The Puerto Rico America the Beautiful Quarter will begin the third year of the series featuring National Parks and Sites, and is scheduled for release in early 2012. It will also be the first quarter to feature a site in one of the United States Territories. The scope of the program was written to include the territories and the District of Columbia.

The Puerto Rico Quarter will feature El Yunque National Forest. This will be depicted on the reverse design of the coin, paired with a portrait of George Washington presented on the obverse. Typically, the US Mint will release design candidates the year before issue, which are reviewed by the Secretary of the Interior, the chief executive of the host jurisdiction, the CFA, and the CCAC.

About El Yunque National Forest

El Yunque National ForestSome think that National parks and forests only exist inside the continental United States, but this certainly is not true. Puerto Rico was a country that was originally controlled by Spain in the days of early exploration to the New World. In 1876, King Alfonso of Spain decreed that the large and lustrous rain forest located on the slopes of the Sierra de Luquillo Mountains in Puerto Rico would be set aside as a natural reserve. This makes the El Yunque National Forest one of the oldest known natural reserves in the Western Hemisphere.

When Puerto Rico became an unincorporated territory of the United States, this natural reserve became one of the only rain forest habitats to come under the jurisdiction of the United States National Forest System. In June of 1935, the general land office decided that the Luquillo Forest Reserve, as it was then known, would become the Caribbean National Forest.

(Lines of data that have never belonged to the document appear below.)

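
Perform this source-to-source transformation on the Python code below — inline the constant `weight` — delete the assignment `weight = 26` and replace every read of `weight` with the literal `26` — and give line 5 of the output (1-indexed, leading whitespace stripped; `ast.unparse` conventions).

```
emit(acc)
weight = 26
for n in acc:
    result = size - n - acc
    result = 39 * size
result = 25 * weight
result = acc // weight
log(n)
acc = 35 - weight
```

Transformed code:
emit(acc)
for n in acc:
    result = size - n - acc
    result = 39 * size
result = 25 * 26
result = acc // 26
log(n)
acc = 35 - 26

result = 25 * 26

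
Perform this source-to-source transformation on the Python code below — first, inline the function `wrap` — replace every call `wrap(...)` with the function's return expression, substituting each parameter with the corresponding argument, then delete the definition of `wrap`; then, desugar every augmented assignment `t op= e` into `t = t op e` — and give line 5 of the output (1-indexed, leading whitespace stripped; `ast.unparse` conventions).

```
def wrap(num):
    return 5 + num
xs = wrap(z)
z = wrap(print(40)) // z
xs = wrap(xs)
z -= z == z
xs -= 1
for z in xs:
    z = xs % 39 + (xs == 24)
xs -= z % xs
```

Transformed code:
xs = 5 + z
z = (5 + print(40)) // z
xs = 5 + xs
z = z - (z == z)
xs = xs - 1
for z in xs:
    z = xs % 39 + (xs == 24)
xs = xs - z % xs

xs = xs - 1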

This marvelous area covers almost seventy thousand square miles of rain forest, and is home to over two hundred of the most unique species of plants and trees. Some of the plant and animal life that is found in the National Forest is not found anywhere else in the entire world. In April of 2007, President George W. Bush officially changed the name to the El Yunque National Forest to better reflect the unique heritage of the Puerto Rican people.